We’ve all heard about RDA or recommended daily allowance for vitamins and minerals that are set by the Food and Drug Nutrition Board and give us the estimated minimal amount that people need to consume in order to avoid deficiencies. However, the optimal level of consumption of any micronutrient should actually fall well above the RDA for maintaining adequate nutrition and optimal health. B vitamins in particular can be consumed several times more than the RDA. When it comes to the optimal level, it’s an amount that can be consumed in order to allow for the nutrient to provide proper functioning while now allowing symptoms of toxicity to develop or any adverse symptoms.
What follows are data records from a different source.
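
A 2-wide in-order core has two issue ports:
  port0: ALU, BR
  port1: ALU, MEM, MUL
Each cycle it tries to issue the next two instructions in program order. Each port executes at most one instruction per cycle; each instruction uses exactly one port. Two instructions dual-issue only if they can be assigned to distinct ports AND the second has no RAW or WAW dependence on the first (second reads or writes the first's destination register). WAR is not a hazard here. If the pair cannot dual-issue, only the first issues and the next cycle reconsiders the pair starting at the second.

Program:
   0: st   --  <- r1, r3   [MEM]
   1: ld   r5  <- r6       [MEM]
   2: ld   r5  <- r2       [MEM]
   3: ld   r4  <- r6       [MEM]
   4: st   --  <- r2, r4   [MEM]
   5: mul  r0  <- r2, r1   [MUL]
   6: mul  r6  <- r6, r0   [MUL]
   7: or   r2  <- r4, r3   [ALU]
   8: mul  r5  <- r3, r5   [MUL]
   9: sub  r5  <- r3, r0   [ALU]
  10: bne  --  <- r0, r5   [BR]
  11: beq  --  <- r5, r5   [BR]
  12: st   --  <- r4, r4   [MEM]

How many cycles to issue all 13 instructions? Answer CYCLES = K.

[0] i0  st.MEM  -- no-port MEM/MEM
[1] i1  ld.MEM  -- no-port MEM/MEM
[2] i2  ld.MEM  -- no-port MEM/MEM
[3] i3  ld.MEM  -- no-port MEM/MEM
[4] i4  st.MEM  -- no-port MEM/MUL
[5] i5  mul.MUL  -- no-port MUL/MUL
[6] i6/i7  mul.MUL+or.ALU  -- pair
[7] i8  mul.MUL  -- WAW r5
[8] i9  sub.ALU  -- RAW r5
[9] i10  bne.BR  -- no-port BR/BR
[10] i11/i12  beq.BR+st.MEM  -- pair

CYCLES = 11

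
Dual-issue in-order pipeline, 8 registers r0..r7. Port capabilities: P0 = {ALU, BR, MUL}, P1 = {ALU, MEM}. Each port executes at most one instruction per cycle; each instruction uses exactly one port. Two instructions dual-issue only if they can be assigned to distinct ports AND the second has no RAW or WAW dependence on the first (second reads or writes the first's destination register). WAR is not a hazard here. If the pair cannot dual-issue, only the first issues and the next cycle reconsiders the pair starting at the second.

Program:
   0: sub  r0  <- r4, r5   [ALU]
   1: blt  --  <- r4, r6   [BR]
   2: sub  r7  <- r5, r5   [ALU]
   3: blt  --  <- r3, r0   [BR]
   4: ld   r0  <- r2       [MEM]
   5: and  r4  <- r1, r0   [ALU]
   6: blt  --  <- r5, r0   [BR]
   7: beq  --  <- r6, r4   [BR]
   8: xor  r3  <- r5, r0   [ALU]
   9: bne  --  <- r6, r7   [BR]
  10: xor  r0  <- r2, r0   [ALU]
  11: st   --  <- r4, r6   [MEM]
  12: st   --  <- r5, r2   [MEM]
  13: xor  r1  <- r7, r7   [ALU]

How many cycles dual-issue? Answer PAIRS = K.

c0: i0&i1 sub;blt  2-wide
c1: i2&i3 sub;blt  2-wide
c2: i4 ld  RAW r0
c3: i5&i6 and;blt  2-wide
c4: i7&i8 beq;xor  2-wide
c5: i9&i10 bne;xor  2-wide
c6: i11 st  no-port MEM/MEM
c7: i12&i13 st;xor  2-wide

PAIRS = 6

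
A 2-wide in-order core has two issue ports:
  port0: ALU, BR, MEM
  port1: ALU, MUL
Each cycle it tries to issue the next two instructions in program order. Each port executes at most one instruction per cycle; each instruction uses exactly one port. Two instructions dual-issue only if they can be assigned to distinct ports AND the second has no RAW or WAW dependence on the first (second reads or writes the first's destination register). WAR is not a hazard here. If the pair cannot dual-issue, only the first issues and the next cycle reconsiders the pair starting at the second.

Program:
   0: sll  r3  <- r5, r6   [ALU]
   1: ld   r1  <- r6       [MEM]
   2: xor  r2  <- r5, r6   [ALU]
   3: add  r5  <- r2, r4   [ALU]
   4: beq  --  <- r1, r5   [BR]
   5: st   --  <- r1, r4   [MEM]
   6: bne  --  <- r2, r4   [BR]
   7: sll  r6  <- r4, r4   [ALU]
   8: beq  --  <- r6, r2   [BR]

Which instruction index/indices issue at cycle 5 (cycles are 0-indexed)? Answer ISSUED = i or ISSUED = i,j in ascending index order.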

B-vitamins are essential for the metabolism of glucose, act as co-enzymes in mitochondrial aerobic respiration, and are instrumental in cellular energy production and the production of ATP (basically the process of turning our food into energy).
How B vitamins get to the brain?
The B vitamins for brain function are actively transported across the blood barrier by dedicated transport mechanisms. Cellular uptake mechanisms dictate the distribution of where all the B vitamins are allocate once in the brain. Following that B vitamin levels are controlled by several homeostatic mechanisms which guarantee that brain concentrations remain comparatively high. Much of the evidence related to the impact of B vitamins on the brain has not been consistent. Some studies suggest that B vitamins do have significant benefits to brain function.
The pentose phosphate pathway is a necessary step in the synthesis of fatty acids, steroids, nucleic acids and the aromatic amino acid precursors to a range of neurotransmitters and other bioactive compounds essential for brain function. In essence B vitamins will help keep our thinking sharp and keep us from going cray cray. Thiamine is a coenzyme in that pathway and acts as a cofactor during metabolic processes and contributes to the structure and function of cellular membranes.
Why you care? Although B vitamins are totally essential, prevalence of B vitamin deficiencies has increased in developed societies. Figures calculated for RDA and other nutritional requirements have barely changed over the past four decades despite glaring facts that point to the decreasing ability to absorb nutrients from our food and soil. Studies have found that populations in developed countries such as the U.S. do not consume the RDA of B vitamins. As obesity continues to climb there is a clear relationship between obesity and malnutrition because the SAD (Standard American Diet) consists of too much high fat, sugary, processed or fast foods which have little to no nutrition in the form of vitamins and mineral. Large portions of developed populations have been shown by studies to have biochemical levels of B vitamins that could cause deficiency related diseases, or reaching levels considered “marginal deficiency” which isn’t completed deprived but still not optimal either. All of these factors are a part of why deficiencies in developed societies occur.
Studies have shown that supplements higher in B vitamins and lower in other micronutrients have stronger effects than supplements with lower levels of B vitamins and higher concentrations of other micronutrients. So it may be wise if supplementing to purchase a B-complex or B vitamins as separate from your daily multivitamin. Some foods rich in essential B vitamins like B1, B2, B3, and B5 include: spirulina, goji berries, beans, broccoli, turnip greens, asparagus, spinach, tomatoes, carrots, oranges, dandelion greens. –Xo Raw Girl
Kennedy, D.O. (2016). B Vitamins and the Brain: Mechanisms, Dose and Efficacy – A Review. Nutrients. 27(8), 2. doi: 10.3390/nu8020068.